The source description states that ssh-add in OpenSSH before 9.3 adds smartcard keys to ssh-agent without the intended per-hop destination constraints. NVD’s version data narrows the affected range to 8.9 inclusive through 9.3 exclusive. The provided CVSS vector is CVSS:3.1/AV:N/AC:L/PR:N/UI:N/S:U/C:H/I:H/A:H, reflecting a critical impact profile. The corpus also lists several NetApp CPEs alongside OpenSSH, so downstream product exposure should be checked rather than assuming upstream-only impact.

Defensive priority

Urgent. The published severity is Critical (9.8), the issue affects a core SSH trust boundary, and the corpus indicates no privilege or user interaction is required. Patch or upgrade as soon as possible, and do not rely on constrained-agent controls until remediation is verified.

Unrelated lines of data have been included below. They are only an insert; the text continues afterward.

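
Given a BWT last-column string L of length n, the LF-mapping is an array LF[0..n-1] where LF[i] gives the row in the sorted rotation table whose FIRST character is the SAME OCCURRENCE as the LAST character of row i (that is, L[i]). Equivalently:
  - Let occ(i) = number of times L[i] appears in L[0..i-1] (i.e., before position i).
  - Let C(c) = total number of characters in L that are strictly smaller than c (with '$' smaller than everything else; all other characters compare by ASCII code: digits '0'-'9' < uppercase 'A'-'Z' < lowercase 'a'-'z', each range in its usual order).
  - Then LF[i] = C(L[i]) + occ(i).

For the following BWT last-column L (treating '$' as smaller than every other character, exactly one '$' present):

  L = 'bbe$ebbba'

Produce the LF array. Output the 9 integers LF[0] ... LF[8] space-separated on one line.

Char counts: '$':1, 'a':1, 'b':5, 'e':2
C (first-col start): C('$')=0, C('a')=1, C('b')=2, C('e')=7
L[0]='b': occ=0, LF[0]=C('b')+0=2+0=2
L[1]='b': occ=1, LF[1]=C('b')+1=2+1=3
L[2]='e': occ=0, LF[2]=C('e')+0=7+0=7
L[3]='$': occ=0, LF[3]=C('$')+0=0+0=0
L[4]='e': occ=1, LF[4]=C('e')+1=7+1=8
L[5]='b': occ=2, LF[5]=C('b')+2=2+2=4
L[6]='b': occ=3, LF[6]=C('b')+3=2+3=5
L[7]='b': occ=4, LF[7]=C('b')+4=2+4=6
L[8]='a': occ=0, LF[8]=C('a')+0=1+0=1

Answer: 2 3 7 0 8 4 5 6 1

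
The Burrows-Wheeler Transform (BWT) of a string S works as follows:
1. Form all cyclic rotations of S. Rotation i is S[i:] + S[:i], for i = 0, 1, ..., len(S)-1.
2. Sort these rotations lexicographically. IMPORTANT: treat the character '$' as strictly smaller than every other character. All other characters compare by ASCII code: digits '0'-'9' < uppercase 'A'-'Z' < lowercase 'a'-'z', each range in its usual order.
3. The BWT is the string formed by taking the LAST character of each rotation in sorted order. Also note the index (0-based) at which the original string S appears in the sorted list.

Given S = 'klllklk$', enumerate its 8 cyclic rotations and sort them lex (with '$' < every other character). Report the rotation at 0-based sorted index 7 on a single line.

Answer: lllklk$k

Derivation:
All 8 rotations (rotation i = S[i:]+S[:i]):
  rot[0] = klllklk$
  rot[1] = lllklk$k
  rot[2] = llklk$kl
  rot[3] = lklk$kll
  rot[4] = klk$klll
  rot[5] = lk$klllk
  rot[6] = k$klllkl
  rot[7] = $klllklk
Sorted (with $ < everything):
  sorted[0] = $klllklk
  sorted[1] = k$klllkl
  sorted[2] = klk$klll
  sorted[3] = klllklk$
  sorted[4] = lk$klllk
  sorted[5] = lklk$kll
  sorted[6] = llklk$kl
  sorted[7] = lllklk$k
sorted[7] = lllklk$k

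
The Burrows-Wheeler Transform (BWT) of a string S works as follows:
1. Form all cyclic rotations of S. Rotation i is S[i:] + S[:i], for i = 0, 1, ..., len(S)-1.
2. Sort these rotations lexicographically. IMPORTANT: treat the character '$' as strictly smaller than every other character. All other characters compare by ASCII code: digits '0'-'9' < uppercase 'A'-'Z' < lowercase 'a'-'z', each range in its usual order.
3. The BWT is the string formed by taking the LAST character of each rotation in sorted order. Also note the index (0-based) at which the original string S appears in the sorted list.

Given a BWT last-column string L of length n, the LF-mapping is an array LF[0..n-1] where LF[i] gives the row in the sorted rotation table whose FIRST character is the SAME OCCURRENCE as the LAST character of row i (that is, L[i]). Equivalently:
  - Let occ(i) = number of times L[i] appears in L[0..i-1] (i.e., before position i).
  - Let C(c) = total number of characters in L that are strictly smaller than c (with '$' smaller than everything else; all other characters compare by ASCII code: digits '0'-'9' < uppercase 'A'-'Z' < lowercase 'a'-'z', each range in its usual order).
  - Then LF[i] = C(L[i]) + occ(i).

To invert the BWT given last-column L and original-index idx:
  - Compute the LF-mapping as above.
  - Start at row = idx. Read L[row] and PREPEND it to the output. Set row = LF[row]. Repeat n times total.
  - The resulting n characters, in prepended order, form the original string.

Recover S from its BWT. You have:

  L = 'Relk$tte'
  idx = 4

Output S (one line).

Answer: kettleR$

Derivation:
LF mapping: 1 2 5 4 0 6 7 3
Walk LF starting at row 4, prepending L[row]:
  step 1: row=4, L[4]='$', prepend. Next row=LF[4]=0
  step 2: row=0, L[0]='R', prepend. Next row=LF[0]=1
  step 3: row=1, L[1]='e', prepend. Next row=LF[1]=2
  step 4: row=2, L[2]='l', prepend. Next row=LF[2]=5
  step 5: row=5, L[5]='t', prepend. Next row=LF[5]=6
  step 6: row=6, L[6]='t', prepend. Next row=LF[6]=7
  step 7: row=7, L[7]='e', prepend. Next row=LF[7]=3
  step 8: row=3, L[3]='k', prepend. Next row=LF[3]=4
Reversed output: kettleR$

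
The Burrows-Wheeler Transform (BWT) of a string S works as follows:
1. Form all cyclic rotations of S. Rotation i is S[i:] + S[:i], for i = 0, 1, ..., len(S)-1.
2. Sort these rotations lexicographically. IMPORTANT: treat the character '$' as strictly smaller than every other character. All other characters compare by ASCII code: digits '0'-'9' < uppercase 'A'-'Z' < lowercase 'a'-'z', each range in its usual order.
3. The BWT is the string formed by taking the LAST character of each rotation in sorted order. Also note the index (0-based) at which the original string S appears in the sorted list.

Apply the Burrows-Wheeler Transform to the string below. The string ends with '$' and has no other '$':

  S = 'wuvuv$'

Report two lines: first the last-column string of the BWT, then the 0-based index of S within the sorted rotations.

All 6 rotations (rotation i = S[i:]+S[:i]):
  rot[0] = wuvuv$
  rot[1] = uvuv$w
  rot[2] = vuv$wu
  rot[3] = uv$wuv
  rot[4] = v$wuvu
  rot[5] = $wuvuv
Sorted (with $ < everything):
  sorted[0] = $wuvuv  (last char: 'v')
  sorted[1] = uv$wuv  (last char: 'v')
  sorted[2] = uvuv$w  (last char: 'w')
  sorted[3] = v$wuvu  (last char: 'u')
  sorted[4] = vuv$wu  (last char: 'u')
  sorted[5] = wuvuv$  (last char: '$')
Last column: vvwuu$
Original string S is at sorted index 5

Answer: vvwuu$
5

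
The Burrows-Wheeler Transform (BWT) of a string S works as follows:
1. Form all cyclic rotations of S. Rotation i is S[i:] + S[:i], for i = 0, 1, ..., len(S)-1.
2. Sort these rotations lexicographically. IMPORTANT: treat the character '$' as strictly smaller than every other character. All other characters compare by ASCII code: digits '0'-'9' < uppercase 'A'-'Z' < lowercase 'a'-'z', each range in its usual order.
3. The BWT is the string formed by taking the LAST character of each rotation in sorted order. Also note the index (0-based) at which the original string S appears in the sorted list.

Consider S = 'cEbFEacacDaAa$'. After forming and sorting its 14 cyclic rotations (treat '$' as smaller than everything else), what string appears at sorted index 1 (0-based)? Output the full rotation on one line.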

Recommended defensive actions

Upgrade OpenSSH to 9.3 or later on all affected systems.
Audit hosts and appliances for OpenSSH 8.9-9.2 or downstream packages that may include backported code.
Review any use of ssh-agent with smartcard keys and per-hop destination constraints, especially on bastions and jump hosts.
Prioritize remediation on internet-reachable SSH infrastructure and administrative endpoints first.
Apply vendor-specific advisories for downstream products listed in the source corpus, including NetApp-related advisories and distro notices.
Verify patch status across Linux distributions and appliances rather than relying on package names alone.

Evidence notes

The supplied corpus names OpenSSH before 9.3 as affected and states the earliest affected version is 8.9. NVD’s CPE criteria specify OpenSSH 8.9 through 9.3 exclusive. The corpus does not provide exploit code or confirm active exploitation, and KEV is absent. Because the supplied vendor field says Netapp while the primary vulnerability description names OpenSSH, this debrief treats OpenSSH as the primary affected component and notes the NetApp CPE entries only as listed in NVD.

Official resources

CVE-2023-28531 CVE record
CVE.org
CVE-2023-28531 NVD detail
NVD
Source item URL
nvd_modified
Source reference
[email protected]
Mitigation or vendor reference
[email protected] - Third Party Advisory
Mitigation or vendor reference
[email protected] - Third Party Advisory
Source reference
[email protected]
Mitigation or vendor reference
[email protected] - Mailing List, Release Notes
Source reference
af854a3a-2127-422b-91ae-364da2661108
Source reference
0b142b55-0307-4c5a-b3c9-f314f3fb7c5e

Publicly disclosed and recorded in CVE on 2023-03-17, with earlier upstream mailing-list context referenced in the corpus on 2023-03-15.